Smart pointers in Rust

Sep 30, 2021

Usually a pointer is a variable that points to address of another variable while smart pointers have more capabilities. Rust smart pointers owns data they reference to while normal pointers borrows data they point to. Examples of smart pointers in rust include String,vec<_> and etc… All smart pointers implements Deref and Drop traits. Deref trait allows a smart pointer to behave like a reference pointer so you can write code that works with either references or smart pointers. Drop trait allows to write code that run when an instance of the smart pointer goes out of scope.

Box<T> is a smart pointer that allows you to store data on heap rather than stack. Box<T> is used when size can’t be known at compile time and what to use exact value, when you have huge data but don’t what to transfer ownership when you do so and when you want to own a value but you only care that the type it implements a partcular trait rather than a specific type.

A type whose size can’t be know at compile time is called a Recusive type. Rust can’t know exactly the a size of a recursive type but knows that of a box so you opt in your recursive type in a box and boom you have enabled recursive type.

Building our own smart pointer

The example code below expresses a minimal implementation of Box smart pointer

use std::ops::Deref;

impl<T> Deref for MyBox<T> {
    type Target = T;

    fn deref(&self) -> &Self::Target {
      // we did this so deref returns the value with want to access with *
      &self.0
    }
}

// Drop trait is run before a variable is cleaned by rust compiler
impl<T> Drop for MyBox<T> {
   fn drop(&mut self){
   // You can run more code here
      println!("Dropping value");
   }
}

struct MyBox<T>(T);

impl<T> MyBox<T> {
    fn new(x: T) -> MyBox<T> {
        MyBox(x)
    }
}

fn main() {
    let x = 5;
    let y = MyBox::new(x);

    assert_eq!(5, x);
    // the compiler now knows the value to return since it look up for .deref() method
    // meaning that *y becomes *(y.deref()) after compilation
    assert_eq!(5, *y);
}

Deref coersion

This is a mechanism that rust uses to convert a type into a reference of another type like &String to &str. It does so because String implements Deref trait and such it returns &str. Deref coesion happens automatically when we pass a reference to a particular type’s value as an argument to a function or method that doesn’t match parameter type. To implement Deref trait on mutable type you use DerefMut.

Enabling multiple ownership

To enable mutiple ownership Rust has a type called reference counting Rec<T>. It keeps track of of the number of references a vaue has to determine if it is still in use. If no reference the value can be cleaned without any reference becoming invalid. Rec<T> is used only in single threaded scnerios.

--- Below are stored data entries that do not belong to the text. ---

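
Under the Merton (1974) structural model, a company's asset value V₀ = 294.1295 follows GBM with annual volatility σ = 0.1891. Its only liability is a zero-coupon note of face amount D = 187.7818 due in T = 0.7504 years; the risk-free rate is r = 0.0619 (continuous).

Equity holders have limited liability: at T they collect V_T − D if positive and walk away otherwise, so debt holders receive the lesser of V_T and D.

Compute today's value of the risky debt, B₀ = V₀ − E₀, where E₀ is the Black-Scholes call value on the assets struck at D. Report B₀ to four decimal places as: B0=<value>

B0=179.2456

d₁ = [ln(V₀/D) + (r + σ²/2)T] / (σ√T)
   = [ln(294.1295/187.7818) + (0.0619 + 0.5·0.1891²)·0.7504] / (0.1891·√0.7504)
   = [0.448739 + 0.059866] / 0.163809 = 3.104871
d₂ = d₁ − σ√T = 3.104871 − 0.163809 = 2.941062
N(d₁) = 0.999048,  N(d₂) = 0.998365,  e^(−rT) = 0.954613
E₀ = V₀·N(d₁) − D·e^(−rT)·N(d₂)
   = 294.1295·0.999048 − 187.7818·0.954613·0.998365 = 114.883856
B₀ = V₀ − E₀ = 294.1295 − 114.883856 = 179.245644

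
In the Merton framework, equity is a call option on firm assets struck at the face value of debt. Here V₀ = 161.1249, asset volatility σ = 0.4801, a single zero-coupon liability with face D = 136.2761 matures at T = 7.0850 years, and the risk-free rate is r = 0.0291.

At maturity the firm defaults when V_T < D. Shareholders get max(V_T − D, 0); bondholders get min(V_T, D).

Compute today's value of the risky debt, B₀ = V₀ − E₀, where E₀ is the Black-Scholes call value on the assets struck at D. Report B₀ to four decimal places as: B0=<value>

d₁ = [ln(V₀/D) + (r + σ²/2)T] / (σ√T)
   = [ln(161.1249/136.2761) + (0.0291 + 0.5·0.4801²)·7.0850] / (0.4801·√7.0850)
   = [0.167497 + 1.022706] / 1.277914 = 0.931364
d₂ = d₁ − σ√T = 0.931364 − 1.277914 = -0.346551
N(d₁) = 0.824167,  N(d₂) = 0.364465,  e^(−rT) = 0.813692
E₀ = V₀·N(d₁) − D·e^(−rT)·N(d₂)
   = 161.1249·0.824167 − 136.2761·0.813692·0.364465 = 92.379572
B₀ = V₀ − E₀ = 161.1249 − 92.379572 = 68.745328

B0=68.7453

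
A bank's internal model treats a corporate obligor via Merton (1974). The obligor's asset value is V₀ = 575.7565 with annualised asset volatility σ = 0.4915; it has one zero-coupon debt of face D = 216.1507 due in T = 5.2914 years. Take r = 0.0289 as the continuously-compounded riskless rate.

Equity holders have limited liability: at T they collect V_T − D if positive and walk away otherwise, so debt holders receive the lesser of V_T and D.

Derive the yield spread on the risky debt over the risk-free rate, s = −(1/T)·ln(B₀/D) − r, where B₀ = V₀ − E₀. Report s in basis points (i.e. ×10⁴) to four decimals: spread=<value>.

spread=306.0759

d₁ = [ln(V₀/D) + (r + σ²/2)T] / (σ√T)
   = [ln(575.7565/216.1507) + (0.0289 + 0.5·0.4915²)·5.2914] / (0.4915·√5.2914)
   = [0.979709 + 0.792049] / 1.130600 = 1.567096
d₂ = d₁ − σ√T = 1.567096 − 1.130600 = 0.436496
N(d₁) = 0.941454,  N(d₂) = 0.668762,  e^(−rT) = 0.858197
E₀ = V₀·N(d₁) − D·e^(−rT)·N(d₂)
   = 575.7565·0.941454 − 216.1507·0.858197·0.668762 = 417.992952
B₀ = V₀ − E₀ = 575.7565 − 417.992952 = 157.763548
spread = −(1/T)·ln(B₀/D) − r = −(1/5.2914)·ln(157.763548/216.1507) − 0.0289 = 0.03060759
in basis points: 0.03060759 × 10⁴ = 306.0759 bp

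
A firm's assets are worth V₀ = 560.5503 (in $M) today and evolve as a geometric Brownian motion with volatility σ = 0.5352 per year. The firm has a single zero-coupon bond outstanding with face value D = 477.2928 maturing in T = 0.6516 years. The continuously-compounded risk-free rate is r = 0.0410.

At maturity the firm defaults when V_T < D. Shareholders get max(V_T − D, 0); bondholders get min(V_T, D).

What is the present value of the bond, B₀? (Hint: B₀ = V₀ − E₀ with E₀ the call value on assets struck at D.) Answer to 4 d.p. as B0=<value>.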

Interior mutability is a design pattern in Rust that allows you to mutate data even when there are immutable references to that data. This pattern is normal prohibited by borrowing rules. RefCell<T> follows this pattern and inforce the borrowing rules at runtime rather than being at compile time. The common use case of RefCell<T> is in combination with Rec<T>, once you do so you get a value that can have multiple owners and can be mutable.

When working with relationship from parent to child using Weak<T>, you are able to have children point to parent and vice versa without creating memory leaks.